Whistler may get serious about airport 

Council to consider further studies Monday; Pemberton says look here first

Whistler councillors will decide next week if they want to pursue the creation of a local airport any further.

Municipal staff will ask council at its regularly scheduled meeting Monday for funding to further investigate the findings of a just completed consultant’s report on where to locate a commercial strip and terminal.

The consultants, hired late last year, were looking at sites in the Callaghan Valley. They found that the originally suggested location wouldn’t work as pilots could not safety abort a landing.

However, the report highlighted a seconded location just inside the municipal boundaries at Brandywine.

This preferred site will only work if the airport utilizes RNP (required navigational procedure) technology. This allows jets to take-off and land safely in mountainous regions or bad weather.

The next study will likely cost around $20,000 and involves hiring an expert in RNP to look at the feasibility of locating this must-have technology at the Brandywine airport location, said Mike Vance, the RMOW’s general manager of community initiatives.

The airport, which could cater to jets such as 737s, would run north-south roughly parallel to Highway 99. It would be east of the highway and encompass part of a hydro transmission corridor. It is likely that at least one hydro transmission tower would have to be re-located.

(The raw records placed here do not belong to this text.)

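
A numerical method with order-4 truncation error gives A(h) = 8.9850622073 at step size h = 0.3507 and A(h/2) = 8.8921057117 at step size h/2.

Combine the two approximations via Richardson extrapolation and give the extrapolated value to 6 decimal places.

8.885909

The method has order 4: 2^4 = 16.
Difference of the inputs: 8.8921057117 − 8.9850622073 = -0.0929564956
Divide by 2^4 − 1 = 15: (-0.0929564956)/15 = -0.0061970997
R = 8.8921057117 − 0.0061970997 = 8.8859086120
Gap between inputs: 9.296e-02; correction applied: −0.0061970997.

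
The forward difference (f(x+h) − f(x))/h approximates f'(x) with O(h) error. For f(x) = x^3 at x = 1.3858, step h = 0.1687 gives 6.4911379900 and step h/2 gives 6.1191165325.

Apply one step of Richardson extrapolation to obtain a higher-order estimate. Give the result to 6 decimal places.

The method has order 1: 2^1 = 2.
Top: 2(6.1191165325) − (6.4911379900) = 5.7470950750
Divide by 2^1 − 1 = 1.
So the Richardson estimate is 5.7470950750.
Correction |R − A(h/2)| = 3.720e-01; gap |A(h/2) − A(h)| = 3.720e-01.

5.747095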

Whistler Councillor Nick Davies, who spearheaded council’s investigation of the airport idea, said it is early days yet but at least the report has suggested a way forward using technology.

"If (the consultant) comes back and tell us that from that perspective it looks like we can put an airport there then we need to start asking questions like, can we get the land, what are the environmental issues, what are the geotechnical issues, and of course what is the business case," he said.

At the last council meeting, said Davies, staff said that there would be a 43 per cent increase in bus trips from Vancouver International Airport to Whistler by 2020 – that’s 73 bus trips a day. There would also be a 54 per cent increase in charter buses to the resort.

Those types of statistics lend weight to the idea of pursuing an airport near Whistler, said Davies.

"Consistently the message I am getting back from (many sectors) is that an airport would be great and it would improve business," he said.

That’s a welcome message in light of a just released report by the municipality, which shows no growth in the number of visitors to the resort. In fact annual visitor numbers peaked at 2.3 million in 1998-1999 and declined by 17 per cent, to 1.9 million, in the three following years.

Davies and others believe a local airport might be one way to regain a competitive edge over other resorts.

"Based on the discussions I have had with people in the community an airport could make a profound difference to our competitiveness in the market," said Davies, who is also a recreational pilot.

He is not alone in his belief.

Whistler-Blackcomb’s executive vice president and chief operating officer David Brownlie said the company fully supports airport access to the resort.

"Our biggest market is clearly the US," he said.

"We have seen that market decline since 9/11 happened and the (change in the) exchange rate, so air access would be a big improvement to help go back and attract that market."

But some corridor residents are questioning Whistler’s pursuit of an airport.

Pemberton Councillor Mark Blundell would like to see officials from the corridor, government representatives from transport, and First Nations get together to look at expanding Pemberton’s airport rather than starting from scratch south of Whistler.

"I am sure the people of Pemberton would be more than obliging in looking at some sort of proposal, or maybe two or three, to see which one might work," he said.

Pemberton has undertaken studies to investigate expanding its airport for commercial jets and it is feasible. The problem is finding the money to bankroll the expansion.

"There are all sorts of avenues that can be pursued with Pemberton’s airport," said Blundell.

"I’m saying it just makes business and economic sense to do it."

Blundell understands how stagnant tourist numbers might jumpstart the idea of getting an airport in place. But he said Whistler politicians shouldn’t lose sight of the fact that much of Pemberton’s success is tied to Whistler’s and solutions to foster growth should be looked at by both communities together.

"I can tell you right now, that if Whistler doesn’t grow… that is going to have a real effect on Pemberton, so we both have to work together for a proper solution," said Blundell.

"There are a lot of reasons why people aren’t coming to Whistler so Whistler and Pemberton have to start thinking outside the box to create more economic development and the airport is our biggest asset and I have been saying that for months and years."